É preciso deixar uma coisa bem clara: o mundo hoje é muito melhor conhecido do que há algumas décadas e certamente do que conheciam as gerações anteriores. E a gente sabe muito bem o que é a história e a identidade dos evangélicos. Conhece historicamente, conhece sociologicamente e conhece teologicamente (porque teologia, hoje, não está só nos seminários confessionais). OK. E o que conhecemos? Primeiro, conhecemos que o que se chama de evangélico no Brasil, por mais alarido que façam os/as pastores/as midiáticos/as ou pregadores/as de púlpito ou de redes sociais, nem é puro sinônimo de cristão, nem de protestante. Evangélico é uma identidade específica dentro do mundo cristão, teologicamente conservadora e sociopoliticamente diversa. 
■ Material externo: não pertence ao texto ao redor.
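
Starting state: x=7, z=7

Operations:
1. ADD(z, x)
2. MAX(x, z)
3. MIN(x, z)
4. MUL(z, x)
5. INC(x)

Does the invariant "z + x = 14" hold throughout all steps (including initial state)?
No, violated after step 1

The invariant is violated after step 1.

State at each step:
Initial: x=7, z=7
After step 1: x=7, z=14
After step 2: x=14, z=14
After step 3: x=14, z=14
After step 4: x=14, z=196
After step 5: x=15, z=196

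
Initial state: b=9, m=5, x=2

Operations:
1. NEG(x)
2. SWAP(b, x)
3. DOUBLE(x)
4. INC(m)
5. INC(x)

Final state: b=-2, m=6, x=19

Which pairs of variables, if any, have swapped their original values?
None

Comparing initial and final values:
m: 5 → 6
b: 9 → -2
x: 2 → 19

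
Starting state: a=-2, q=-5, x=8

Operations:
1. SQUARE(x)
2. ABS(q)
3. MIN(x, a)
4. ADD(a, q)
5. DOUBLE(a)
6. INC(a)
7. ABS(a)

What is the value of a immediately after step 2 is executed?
a = -2

Tracing a through execution:
Initial: a = -2
After step 1 (SQUARE(x)): a = -2
After step 2 (ABS(q)): a = -2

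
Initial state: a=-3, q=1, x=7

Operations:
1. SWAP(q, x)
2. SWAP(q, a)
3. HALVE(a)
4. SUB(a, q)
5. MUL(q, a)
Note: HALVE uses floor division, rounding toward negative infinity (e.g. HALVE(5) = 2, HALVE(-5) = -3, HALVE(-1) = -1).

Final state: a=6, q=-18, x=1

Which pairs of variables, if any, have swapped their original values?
None

Comparing initial and final values:
x: 7 → 1
q: 1 → -18
a: -3 → 6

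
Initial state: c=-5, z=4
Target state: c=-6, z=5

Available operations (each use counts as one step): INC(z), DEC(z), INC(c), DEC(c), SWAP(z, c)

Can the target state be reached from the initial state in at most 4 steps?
Yes

Path (2 steps): INC(z) → DEC(c)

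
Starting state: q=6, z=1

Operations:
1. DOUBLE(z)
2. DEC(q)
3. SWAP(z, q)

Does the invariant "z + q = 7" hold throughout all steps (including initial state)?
No, violated after step 1

The invariant is violated after step 1.

State at each step:
Initial: q=6, z=1
After step 1: q=6, z=2
After step 2: q=5, z=2
After step 3: q=2, z=5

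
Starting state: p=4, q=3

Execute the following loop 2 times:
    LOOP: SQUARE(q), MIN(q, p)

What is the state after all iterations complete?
p=4, q=4

Iteration trace:
Start: p=4, q=3
After iteration 1: p=4, q=4
After iteration 2: p=4, q=4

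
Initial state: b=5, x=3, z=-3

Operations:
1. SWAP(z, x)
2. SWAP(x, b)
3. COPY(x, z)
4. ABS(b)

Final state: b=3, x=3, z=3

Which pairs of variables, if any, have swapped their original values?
None

Comparing initial and final values:
b: 5 → 3
z: -3 → 3
x: 3 → 3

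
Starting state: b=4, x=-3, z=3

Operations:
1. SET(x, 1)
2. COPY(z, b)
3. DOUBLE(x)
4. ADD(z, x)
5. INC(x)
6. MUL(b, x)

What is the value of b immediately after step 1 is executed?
b = 4

Tracing b through execution:
Initial: b = 4
After step 1 (SET(x, 1)): b = 4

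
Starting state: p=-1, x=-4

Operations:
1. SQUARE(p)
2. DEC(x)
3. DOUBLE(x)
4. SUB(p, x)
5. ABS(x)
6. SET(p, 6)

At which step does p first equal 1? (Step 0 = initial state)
Step 1

Tracing p:
Initial: p = -1
After step 1: p = 1 ← first occurrence
After step 2: p = 1
After step 3: p = 1
After step 4: p = 11
After step 5: p = 11
After step 6: p = 6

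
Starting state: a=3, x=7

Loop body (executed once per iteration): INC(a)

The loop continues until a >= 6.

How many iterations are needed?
3

Tracing iterations:
Initial: a=3, x=7
After iteration 1: a=4, x=7
After iteration 2: a=5, x=7
After iteration 3: a=6, x=7
a >= 6 now holds, so the loop exits after 3 iterations.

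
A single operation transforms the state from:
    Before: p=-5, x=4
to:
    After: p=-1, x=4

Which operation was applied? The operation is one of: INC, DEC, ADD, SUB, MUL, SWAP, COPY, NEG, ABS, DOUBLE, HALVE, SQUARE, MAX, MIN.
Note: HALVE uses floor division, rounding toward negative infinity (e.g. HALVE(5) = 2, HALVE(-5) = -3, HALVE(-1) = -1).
ADD(p, x)

Analyzing the change:
Before: p=-5, x=4
After: p=-1, x=4
Variable p changed from -5 to -1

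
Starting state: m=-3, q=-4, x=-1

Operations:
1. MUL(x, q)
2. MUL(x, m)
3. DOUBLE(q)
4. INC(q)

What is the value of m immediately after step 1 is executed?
m = -3

Tracing m through execution:
Initial: m = -3
After step 1 (MUL(x, q)): m = -3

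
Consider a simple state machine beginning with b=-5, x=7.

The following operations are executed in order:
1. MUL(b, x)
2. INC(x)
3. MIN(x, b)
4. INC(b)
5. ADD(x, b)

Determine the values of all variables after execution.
{b: -34, x: -69}

Step-by-step execution:
Initial: b=-5, x=7
After step 1 (MUL(b, x)): b=-35, x=7
After step 2 (INC(x)): b=-35, x=8
After step 3 (MIN(x, b)): b=-35, x=-35
After step 4 (INC(b)): b=-34, x=-35
After step 5 (ADD(x, b)): b=-34, x=-69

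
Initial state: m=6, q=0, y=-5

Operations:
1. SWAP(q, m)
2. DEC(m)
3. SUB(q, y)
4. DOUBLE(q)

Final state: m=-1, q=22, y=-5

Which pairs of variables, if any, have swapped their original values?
None

Comparing initial and final values:
m: 6 → -1
y: -5 → -5
q: 0 → 22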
Há uma vertente evangélica que é teologicamente aberta e sociopoliticamente comprometida com valores e práticas transformadoras, de justiça e pluralismo. Ela é minoritária. Mas o que devemos chamar claramente de direita evangélica - teologicamente conservadora (incluindo uma ampla franja abertamente fundamentalista [e isso é ao mesmo tempo uma identidade definível e uma acusação]) - também é uma minoria. Intolerante, autoritária, arrogante e irresponsável (porque imagina que sua cabeça fechada é obtusa consegue dar conta, por obra de uma suposta sintonia con a Bíblia e com a vontade divina, da realidade e complexidade da vida.). É uma minoria poderosa, que tem sequestrado, há uma década, a voz evangélica no Brasil.
Conhecemos que há múltiplas correntes cristãs e grande parte delas tem leituras perfeitamente legítimas de sua fé, mesmo que estas destoem do que a direita evangélica considera a "verdade bíblica" ( ou seja, sua opinião travestida de conhecimento bíblico sério). 
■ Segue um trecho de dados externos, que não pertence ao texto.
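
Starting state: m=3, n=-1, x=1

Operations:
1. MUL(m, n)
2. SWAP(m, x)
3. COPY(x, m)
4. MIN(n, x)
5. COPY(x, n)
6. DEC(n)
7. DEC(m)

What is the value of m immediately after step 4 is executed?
m = 1

Tracing m through execution:
Initial: m = 3
After step 1 (MUL(m, n)): m = -3
After step 2 (SWAP(m, x)): m = 1
After step 3 (COPY(x, m)): m = 1
After step 4 (MIN(n, x)): m = 1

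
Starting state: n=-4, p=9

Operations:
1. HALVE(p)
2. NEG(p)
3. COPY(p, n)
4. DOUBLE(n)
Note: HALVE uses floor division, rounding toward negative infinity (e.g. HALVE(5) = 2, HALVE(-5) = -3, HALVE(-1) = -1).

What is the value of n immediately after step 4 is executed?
n = -8

Tracing n through execution:
Initial: n = -4
After step 1 (HALVE(p)): n = -4
After step 2 (NEG(p)): n = -4
After step 3 (COPY(p, n)): n = -4
After step 4 (DOUBLE(n)): n = -8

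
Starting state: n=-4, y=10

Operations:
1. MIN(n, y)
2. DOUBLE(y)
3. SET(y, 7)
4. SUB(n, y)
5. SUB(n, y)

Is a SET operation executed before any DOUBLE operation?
No

First SET: step 3
First DOUBLE: step 2
Since 3 > 2, DOUBLE comes first.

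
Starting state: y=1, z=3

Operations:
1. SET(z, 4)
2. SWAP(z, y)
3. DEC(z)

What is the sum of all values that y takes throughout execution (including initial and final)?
10

Values of y at each step:
Initial: y = 1
After step 1: y = 1
After step 2: y = 4
After step 3: y = 4
Sum = 1 + 1 + 4 + 4 = 10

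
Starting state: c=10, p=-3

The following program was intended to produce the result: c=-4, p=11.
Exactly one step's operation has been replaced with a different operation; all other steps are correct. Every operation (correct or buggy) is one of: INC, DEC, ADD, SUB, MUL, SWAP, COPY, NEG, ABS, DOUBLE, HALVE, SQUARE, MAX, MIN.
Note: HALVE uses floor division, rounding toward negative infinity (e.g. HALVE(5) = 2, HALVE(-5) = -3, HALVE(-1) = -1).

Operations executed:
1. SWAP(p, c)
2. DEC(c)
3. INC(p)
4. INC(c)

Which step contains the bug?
Step 4

Trace with buggy code:
Initial: c=10, p=-3
After step 1: c=-3, p=10
After step 2: c=-4, p=10
After step 3: c=-4, p=11
After step 4: c=-3, p=11
Actual final c=-3, p=11 ≠ expected c=-4, p=11.
Step 4 is the only position where a single-operation replacement can produce the expected result.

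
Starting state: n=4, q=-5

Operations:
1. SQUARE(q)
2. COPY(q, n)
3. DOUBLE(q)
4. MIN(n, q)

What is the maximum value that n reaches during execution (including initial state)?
4

Values of n at each step:
Initial: n = 4 ← maximum
After step 1: n = 4
After step 2: n = 4
After step 3: n = 4
After step 4: n = 4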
Não se trata de ideologizar o debate. Ele já foi ideologizado pelos pregadores e teólogos conservadores que (a) nomeiam qualquer oponente de "esquerda"; (b) se aliam ao que este país tem de politicamente mais asqueroso para dar apoio à suas propostas; (c) distorcem deliberadamente a realidade sobre o abuso sexual, o estupro e as condições de vida de mulheres abusadas e de crianças nascidas sem pai e com mil razões para nunca ter qualquer noção saudável de paternidade (a menos que, por sorte, alguma figura de paternidade as acolha), e tornam seus argumentos falsificados base para suas propostas indecentes.
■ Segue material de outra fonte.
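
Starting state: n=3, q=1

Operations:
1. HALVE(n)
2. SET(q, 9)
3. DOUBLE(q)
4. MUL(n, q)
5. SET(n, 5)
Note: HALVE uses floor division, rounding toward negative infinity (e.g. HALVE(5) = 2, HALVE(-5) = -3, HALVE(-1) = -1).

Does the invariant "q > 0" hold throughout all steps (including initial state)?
Yes

The invariant holds at every step.

State at each step:
Initial: n=3, q=1
After step 1: n=1, q=1
After step 2: n=1, q=9
After step 3: n=1, q=18
After step 4: n=18, q=18
After step 5: n=5, q=18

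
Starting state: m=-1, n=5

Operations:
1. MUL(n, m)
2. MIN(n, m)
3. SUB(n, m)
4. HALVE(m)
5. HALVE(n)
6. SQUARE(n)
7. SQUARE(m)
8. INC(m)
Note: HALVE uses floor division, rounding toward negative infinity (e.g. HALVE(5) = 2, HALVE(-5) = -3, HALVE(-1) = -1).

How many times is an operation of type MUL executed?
1

Counting MUL operations:
Step 1: MUL(n, m) ← MUL
Total: 1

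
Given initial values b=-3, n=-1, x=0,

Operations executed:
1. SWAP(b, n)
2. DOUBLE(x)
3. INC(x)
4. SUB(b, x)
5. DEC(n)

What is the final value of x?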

A grande diferença entre as propostas "de esquerda" na área da sexualidade. do gênero e dos direitos reprodutivos é que elas nunca são impositivas. Ninguém é, em qualquer dessa propostas, obrigado/a a fazer qualquer coisa relacionada a esses temas. Trata-se de linguagens calcadas em argumentos de saúde pessoal e pública e de direitos. Não quer? OK. Quer acreditar na moralidade tradicional? OK. Quer impor sobre suas filhas ou mulheres as justificativas para rejeitar o aborto? OK. Agora, não tentem impor suas convicções sobre a maioria da sociedade que não concorda com vocês. Assumam seu sectarismo. Não queiram por verniz de saber ou de compromisso com valores. Vocês nem são os donos da Bíblia, nem da moral, nem da política. Deixem a maioria decente da sociedade em paz e não falseiem o que já é altamente restritivo na legislação brasileira sobre o aborto: o direito estabelecido já é bem restritivo, mas há ampla aceitação disso na sociedade; a grande maioria das pessoas admite o aborto como uma realidade e uma decisão altamente dolorosa para as mulheres (raras são as pessoas que falam de aborto como método contraceptivo) e que não é tomada sem profunda reflexão e pesar; a Bíblia sempre precisa de interpretação, tendo sido escrita há mais de 2000 anos, em culturas e contextos históricos profundamente diferentes dos atuais, não sendo legítimo, de acordo com nossa Constituição, usá-la como argumento de direito e de ordenamento político. Não somos uma teocracia. Nem a maioria absoluta dos cristãos neste país quer isso. Reacionários "cristãos", fiquem na sua, reconheçam seu lugar. Vivam como queiram mas deixem viver e decidir livremente quem não reza por sua cartilha.